India launched a communications satellite on Friday for its smaller neighbours to share, part of its efforts to build goodwill in the region and counter Chinese influence. But with a constant barrage of anti-Pakistan rhetoric, and a refusal to come to the SAARC conference in Pakistan last year, there is no reason for Pakistan to embroil itself in any a project when India tries it best to deride Pakistan as much as it can locally and regionally.

Afghanistan, Bangladesh, Bhutan, Nepal, Sri Lanka and the Maldives have signed up to make use of the satellite. India is trying to push back against China’s expanding involvement in infrastructure building across South Asia, by offering financial and technical aid of its own.

According to the Foreign Office, it was India’s unwillingness to allow other SAARC countries to participate in the development of the satellite that made Pakistan quit the project. This is an Indian project at Indian terms. India wanted to build, launch and operate the satellite all by itself except for registering it with the International Telecommunications Union (ITU) as a SAARC Satellite.
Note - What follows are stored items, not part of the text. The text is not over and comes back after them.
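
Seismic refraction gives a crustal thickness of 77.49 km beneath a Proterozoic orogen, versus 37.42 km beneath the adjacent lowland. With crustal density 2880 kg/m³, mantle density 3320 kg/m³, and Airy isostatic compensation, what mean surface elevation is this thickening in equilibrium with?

5.31 km

Excess crust Δ = 77.49 km − 37.42 km = 40.07 km, split between elevation h and root r with h + r = Δ.
Airy balance ρ_c h = (ρ_m − ρ_c) r gives r = h ρ_c/(ρ_m − ρ_c), so h (1 + ρ_c/(ρ_m − ρ_c)) = Δ, i.e. h = Δ (ρ_m − ρ_c)/ρ_m.
h = 40.07 km × 440/3320 = 5.31 km.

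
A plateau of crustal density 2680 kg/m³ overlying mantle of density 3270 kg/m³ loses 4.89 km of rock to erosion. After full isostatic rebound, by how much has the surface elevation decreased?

Rebound u = e ρ_c/ρ_m = 4.89 km × 2680/3270 = 4.008 km.
Net surface drop = e − u = 4.89 km − 4.008 km = e (ρ_m − ρ_c)/ρ_m = 0.882 km.

0.882 km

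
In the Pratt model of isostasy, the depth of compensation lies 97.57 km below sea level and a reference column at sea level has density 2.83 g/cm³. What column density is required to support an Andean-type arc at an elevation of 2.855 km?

2.75 g/cm³

Pratt balance: ρ_ref D = ρ (D + h).
ρ = ρ_ref D/(D + h) = 2.83 × 97.57 km/(97.57 km + 2.855 km) = 2.75 g/cm³.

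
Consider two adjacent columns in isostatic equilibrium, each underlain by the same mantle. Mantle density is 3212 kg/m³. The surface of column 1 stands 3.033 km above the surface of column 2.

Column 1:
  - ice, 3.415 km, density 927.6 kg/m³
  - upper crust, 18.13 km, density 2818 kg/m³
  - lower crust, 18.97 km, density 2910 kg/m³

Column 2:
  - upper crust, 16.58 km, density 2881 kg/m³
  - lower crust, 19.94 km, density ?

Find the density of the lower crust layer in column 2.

2940 kg/m³

Take the compensation level at the base of the deeper column (depth z_c below the surface of column 1) and equate Σ ρ_i t_i down to z_c; mantle fills any gap and the z_c terms cancel.
Column 1: 3.415×927.6 + 18.13×2818 + 18.97×2910 + (z_c − 40.515)×3212
Column 2: 3.033×0 + 16.58×2881 + 19.94×ρ + (z_c − 3.033 − 36.52)×3212
The z_c×3212 term appears on both sides and cancels. Collect the known terms of each column as K = Σ(ρt)_known − 3212 × (depth of known layers): K_1 = 109460.794 − 3212×40.515 = −20673.386; K_2 = 47766.98 − 3212×(3.033 + 36.52) = −79277.256.
Balance: K_1 = K_2 + 19.94×ρ, so ρ = (K_1 − K_2)/19.94 = 58603.9/19.94 = 2940 kg/m³.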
Using the name of SAARC to compete with China is a desperate measure for the rival state trying to cobble together an odd alliance against China. It also is a sign of Indian arrogance, that it thinks that it is a challenger to China at all.
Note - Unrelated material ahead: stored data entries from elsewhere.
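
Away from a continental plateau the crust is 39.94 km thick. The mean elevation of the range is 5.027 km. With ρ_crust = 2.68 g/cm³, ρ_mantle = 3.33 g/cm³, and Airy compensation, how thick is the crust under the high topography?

65.7 km

Root depth r = h ρ_c / (ρ_m − ρ_c) = 5.027 km × 2.68 / 0.65 = 20.73 km.
Total thickness = T + h + r = 39.94 km + 5.027 km + 20.73 km = 65.7 km.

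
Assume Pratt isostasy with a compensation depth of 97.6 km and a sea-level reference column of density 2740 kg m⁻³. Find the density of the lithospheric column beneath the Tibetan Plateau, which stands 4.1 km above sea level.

2630 kg m⁻³

Pratt balance: ρ_ref D = ρ (D + h).
ρ = ρ_ref D/(D + h) = 2740 × 97.6 km/(97.6 km + 4.1 km) = 2630 kg m⁻³.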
China with its One-Belt One Road project is cutting though Asia to reach European markets. Its creation of what has been “String of Pearls”, Chinese funded seaports across the Indian Ocean in Sri Lanka, Pakistan, Maldives and Somalia, will expand Chinas role in Asian trade beyond what India can ever fathom. Since 2005, Bangladesh has shifted to China as a major trading partner from India. Bhutan has no diplomatic ties with China, and Nepal is an Indian satellite state, but beyond that, there is no real reason for India to be feared. India’s hope to become a superpower may ultimately rest with US plans in the region, as US had engaged in security deals with India under Obama’s “Pivot to Asia” strategy, to balance China in the region.
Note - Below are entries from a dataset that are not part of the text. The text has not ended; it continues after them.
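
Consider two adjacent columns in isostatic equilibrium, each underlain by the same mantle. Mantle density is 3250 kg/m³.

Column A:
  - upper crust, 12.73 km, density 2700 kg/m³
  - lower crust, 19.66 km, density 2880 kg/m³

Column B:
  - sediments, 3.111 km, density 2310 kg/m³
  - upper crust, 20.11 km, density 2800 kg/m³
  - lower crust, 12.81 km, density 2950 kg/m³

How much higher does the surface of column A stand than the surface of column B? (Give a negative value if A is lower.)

−0.474 km

For any compensation level in the mantle, the mantle terms cancel and isostasy reduces to e = (Σt_A − Σt_B) − (Σ(ρt)_A − Σ(ρt)_B) / ρ_m.
Σt_A = 32.39 km; Σt_B = 36.031 km; Σ(ρt)_A = 90991.8; Σ(ρt)_B = 101283.91 (in km·kg/m³).
e = (32.39 − 36.031) − (90991.8 − 101283.91) / 3250 = −0.474 km.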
While India will remain a second level power in the region due to the rise of China, it begs the question, what is Pakistan’s scope for more technological and security cooperation with South Asian countries? Even while rejecting the satellite, India, at least on the face of it, was able to offer something to the region. While we have offered our expertise to the Saudi-led anti-terror coalition, is military capability all we have to offer? India may well be a second level power in the region, but Pakistan must not remain a third level dependent state.